George Mason University had to change the name of their law school (again) after a blunder about the name.

After Supreme Court Justice Antonin Scalia passed away in February, the law school at George Mason University received a donation of $30 million to change the name of the school in  honor of the late Justice Scalia.

They released the name “Antonin Scalia School of Law“, and immediately the name was met with ridicule from the community. Why? It had nothing to do with Scalia’s conservativism, or his political views at all. The ridicule was about the abbreviation.

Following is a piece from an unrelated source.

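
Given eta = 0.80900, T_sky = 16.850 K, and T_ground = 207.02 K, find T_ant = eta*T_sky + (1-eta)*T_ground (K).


T_ant = 0.80900 * 16.850 + (1 - 0.80900) * 207.02 = 53.17 K

53.17 K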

The abbreviation of the school: ASSoL.



Following this revelation, the school quickly reacted to adjust the name. “Under the terms of the anonymous gift, we are authorized to use a variety of different names. The name initially announced – The Antonin Scalia School of Law – has caused some acronym controversy on social media. The Antonin Scalia Law School is a logical substitute” Dean Henry Butler said in an email to students. He also mentions where the money came from: $10 million from the Charles Koch Foundation, contingent on raising $20 million more, which was provided by an anonymous donor.

It is apparent that the administration did not do adequate consultation, as over 100 staff and faculty signed an open letter of outrage against the change. The faculty is not outraged about the acronym, but about naming the school for Justice Scalia, as he was a very strict constitutionalist and staunch conservative, and the faculty letter said, “This multimillion dollar gift arrives at a moment of acute financial hardship at Mason, following years of declining state support. However, the values that Scalia affirmed from the bench do not reflect the values of our campus community. Further, the renaming decision was made without regard for faculty, staff, and student input and consent.”


The name change is a good one, and it is quite funny that things like this can still happen. Sometimes there are major oversights, and social media helped resolve this one before it became an issue.

Now the graduates will list ASLS on their resume, which is better than calling themselves an ASSoL. Or is it?